I have a fairly logical mind and am also trained in the sciences. I've always appreciated how well many science related skills have wide application to everyday activities.
In gardening, to my mind, there is no substitute for those daily walks and close observation. I mean really close observation of almost everything, from the ground to the tip of the tallest plants. The role of systematic trial and error also applies extremely well to gardening, and other home related problems. In the garden, the gardener doesn't state a formal hypothesis, at least not usually. But isn't that what we really end up doing. We identify the problem. We hypothesize a cure. We experiment to test our hypothesis. If the hypothesis is rejected, then we devise a new hypothesis or devise a new experiment. That may be one reason that I'm so drawn to gardening.
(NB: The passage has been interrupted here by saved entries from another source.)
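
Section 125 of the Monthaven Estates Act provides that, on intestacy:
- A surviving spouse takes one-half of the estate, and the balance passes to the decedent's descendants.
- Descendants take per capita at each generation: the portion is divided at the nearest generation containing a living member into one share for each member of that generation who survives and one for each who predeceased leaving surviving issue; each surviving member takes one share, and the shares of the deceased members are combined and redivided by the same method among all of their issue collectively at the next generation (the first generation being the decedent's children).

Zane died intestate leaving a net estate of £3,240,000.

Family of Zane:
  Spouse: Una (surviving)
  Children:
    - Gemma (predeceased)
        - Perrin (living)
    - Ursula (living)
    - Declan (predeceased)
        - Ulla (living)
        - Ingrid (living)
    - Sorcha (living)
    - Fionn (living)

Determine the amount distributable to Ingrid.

Una takes one-half of £3,240,000 = £1,620,000. The remaining £1,620,000 passes to the descendants.
The descendants' portion (£1,620,000) is divided at the children's generation into 5 shares of £324,000. Ursula, Sorcha, and Fionn each take £324,000. The 2 shares of the deceased (Gemma and Declan) are combined into a pool of £648,000.
That pool (£648,000) is divided at the grandchildren's generation equally among Perrin, Ulla, and Ingrid: £216,000 each.

Ingrid receives £216,000.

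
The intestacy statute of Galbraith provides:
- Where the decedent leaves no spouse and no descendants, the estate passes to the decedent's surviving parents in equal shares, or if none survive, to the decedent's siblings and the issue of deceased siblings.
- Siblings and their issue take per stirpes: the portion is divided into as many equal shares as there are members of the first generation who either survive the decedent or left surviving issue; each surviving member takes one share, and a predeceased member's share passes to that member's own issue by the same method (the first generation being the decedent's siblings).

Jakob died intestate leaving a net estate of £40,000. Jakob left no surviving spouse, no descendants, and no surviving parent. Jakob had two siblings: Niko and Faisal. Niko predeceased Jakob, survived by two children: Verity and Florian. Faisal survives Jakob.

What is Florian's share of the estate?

Florian receives £10,000.

The entire £40,000 passes to the siblings and their issue.
That amount (£40,000) is divided into 2 shares of £20,000: Faisal takes £20,000; Niko's £20,000 share passes to Niko's issue.
Niko's share (£20,000) is divided into 2 shares of £10,000: Verity and Florian each take £10,000.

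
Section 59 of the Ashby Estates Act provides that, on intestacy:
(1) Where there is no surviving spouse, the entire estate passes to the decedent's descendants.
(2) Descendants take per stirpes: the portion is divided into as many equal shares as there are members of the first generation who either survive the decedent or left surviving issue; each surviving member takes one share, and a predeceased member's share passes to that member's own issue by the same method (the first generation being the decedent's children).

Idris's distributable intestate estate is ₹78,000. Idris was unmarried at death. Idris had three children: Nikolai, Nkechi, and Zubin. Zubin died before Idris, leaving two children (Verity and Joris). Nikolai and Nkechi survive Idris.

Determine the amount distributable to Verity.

The entire ₹78,000 passes to the descendants.
That amount (₹78,000) is divided into 3 shares of ₹26,000: Nikolai and Nkechi each take ₹26,000; Zubin's ₹26,000 share passes to Zubin's issue.
Zubin's share (₹26,000) is divided into 2 shares of ₹13,000: Verity and Joris each take ₹13,000.

Verity receives ₹13,000.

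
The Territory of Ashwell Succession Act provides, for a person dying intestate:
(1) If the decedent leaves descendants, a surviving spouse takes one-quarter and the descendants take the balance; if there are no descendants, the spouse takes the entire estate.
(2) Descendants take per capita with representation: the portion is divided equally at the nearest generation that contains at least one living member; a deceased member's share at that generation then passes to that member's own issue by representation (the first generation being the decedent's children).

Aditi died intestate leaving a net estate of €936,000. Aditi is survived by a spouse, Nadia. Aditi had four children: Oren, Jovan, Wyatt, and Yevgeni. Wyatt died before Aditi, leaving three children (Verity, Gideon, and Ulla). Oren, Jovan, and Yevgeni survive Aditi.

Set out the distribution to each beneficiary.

Nadia: €234,000; Oren: €175,500; Jovan: €175,500; Verity: €58,500; Gideon: €58,500; Ulla: €58,500; Yevgeni: €175,500

Nadia takes one-quarter of €936,000 = €234,000. The remaining €702,000 passes to the descendants.
The descendants' portion (€702,000) is divided into 4 shares of €175,500: Oren, Jovan, and Yevgeni each take €175,500; Wyatt's €175,500 share passes to Wyatt's issue.
Wyatt's share (€175,500) is divided into 3 shares of €58,500: Verity, Gideon, and Ulla each take €58,500.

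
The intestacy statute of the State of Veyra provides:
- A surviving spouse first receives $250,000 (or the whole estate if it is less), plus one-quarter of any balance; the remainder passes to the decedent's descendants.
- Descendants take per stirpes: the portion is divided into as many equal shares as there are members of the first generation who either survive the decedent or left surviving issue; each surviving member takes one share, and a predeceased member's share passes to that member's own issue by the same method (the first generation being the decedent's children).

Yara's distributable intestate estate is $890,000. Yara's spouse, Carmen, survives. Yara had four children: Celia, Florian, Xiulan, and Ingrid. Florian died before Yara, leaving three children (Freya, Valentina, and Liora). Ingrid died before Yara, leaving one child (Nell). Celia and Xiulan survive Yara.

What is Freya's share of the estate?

Freya receives $40,000.

Carmen first takes $250,000, leaving a balance of $640,000. Carmen then takes one-quarter of the balance ($160,000), for a total of $410,000. The remaining $480,000 passes to the descendants.
The descendants' portion ($480,000) is divided into 4 shares of $120,000: Celia and Xiulan each take $120,000; Florian's $120,000 share passes to Florian's issue; Ingrid's $120,000 share passes to Ingrid's issue.
Florian's share ($120,000) is divided into 3 shares of $40,000: Freya, Valentina, and Liora each take $40,000.
Ingrid's share ($120,000) passes entirely to Nell.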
It is like a never ending puzzle. You can never do things perfectly right or know the perfect answer. There is a huge number of ever changing variables, such that what was correct last year has to be modified this year. And the challenge repeats year after year, always keeping the game fresh and stimulating new interest.
So anyway for any who need a refresher, here are some basic steps.
1. Close observation
2. State or identify the problem when some issue is detected
3. Research the problem.
4. Hypothesize a solution
4. Establish strategies to test that hypothesis
5. If the test is successful, then great. Otherwise either try a new strategy or consider whether or not alternative hypotheses exist.
6. Continue trial and error testing until you succeed.
7. Sometimes even failure gives direction, for instance in helping you decide what crops are suitable for your location and/or temperament.
Happy gardening to all of you scientists out there!